Le Koweït, le Bahreïn et l'Arabie Saoudite font taire les voix qui s'élèvent contre la guerre au Yémen

Hundreds of Yemeni and Arab supporters rallied at the Marble Arch and then marched to the Saudi Arabian Embassy in London in a protest against the attack on Yemen. Photograph by See Li. Copyright: Demotix

Des centaines de sympathisants yéménites et arabes se sont réunis à Marble Arch et ont marché jusqu'à l'Ambassade d'Arabie Saoudite à Londres pour protester contre l'agression au Yémen. Photograph de See Li. Copyright: Demotix

Les pays du Golfe intensifient leur lutte contre les activistes anti-guerre dans la région. Le Koweït et le Bahreïn ont emprisonné des activistes qui avaient critiqué la guerre menée par l'Arabie Saoudite au Yémen. Et la répression se poursuit avec une tendance historique dans toute la région à maîtriser les voix de l'opposition.
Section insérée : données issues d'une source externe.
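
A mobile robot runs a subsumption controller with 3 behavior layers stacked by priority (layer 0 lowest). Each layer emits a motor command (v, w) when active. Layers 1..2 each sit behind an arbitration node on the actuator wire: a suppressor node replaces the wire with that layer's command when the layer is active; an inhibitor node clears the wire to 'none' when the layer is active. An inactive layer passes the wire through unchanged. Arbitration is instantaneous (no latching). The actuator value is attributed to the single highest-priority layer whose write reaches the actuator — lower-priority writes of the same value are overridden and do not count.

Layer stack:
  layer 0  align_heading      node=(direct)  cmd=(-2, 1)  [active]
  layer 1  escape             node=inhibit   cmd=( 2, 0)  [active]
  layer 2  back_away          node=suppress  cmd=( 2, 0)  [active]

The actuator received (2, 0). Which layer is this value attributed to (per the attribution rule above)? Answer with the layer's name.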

Les combats au Yémen ont fait des centaines de morts depuis que l'Arabie Saoudite a lancé une campagne militaire dans ce pays le 26 mars. Le Soudan et l'Arabie Saoudite, soutenus par leurs alliés du Golfe, l'Egypte, la Jordanie, le Maroc, ont entamé une opération de frappes aériennes, surnommée Tempête Décisive, contre les combattants Houthis qui on pris le contrôle du Yémen en janvier.

Le 26 mars, deux personnes ont été arrêtées pour “avoir profité de la situation au Yémen pour troubler la paix et menacer la sécurité et l'ordre civil,” selon un tweet du Ministère de l'Intérieur du pays :

2 personnes ont été arrêtées pour avoir profité de la situation au Yémen pour troubler la paix et menacer la sécurité et l'ordre civil #Bahrain

Selon le quotidien en anglais des Emirats Arabes Unis Khaleej Times :

Dans une déclaration, le ministère souligne la situation délicate qui règne dans la région et les mesures spéciales qui ont été prises au Bahreïn et dans d'autres pays du Conseil de Coopération du Golfe pour résoudre des problèmes arabes internes et pour soutenir la légitimité, la sécurité et la stabilité au Yémen.

Le Ministère de l'Intérieur met en garde contre toute tentative d'exploitation de la situation actuelle pour causer le désordre entre les citoyens et les résidents par la diffusion d'informations trompeuses dans les médias sociaux ou de déclarations contre les décisions de Bahreïn.

Le Ministère de l'Intérieur indique que des mesures légales seront prises contre toute action qui pourrait représenter un risque contre la sécurité et la sûreté des citoyens et souligne que la situation demande une unité nationale forte pour garantir la sécurité, l'ordre et la stabilité.

Cette déclaration a été suivie par l'arrestation de Nabeel Rajab, activiste bien  connu pour la défense des droits humains, le 2 avril.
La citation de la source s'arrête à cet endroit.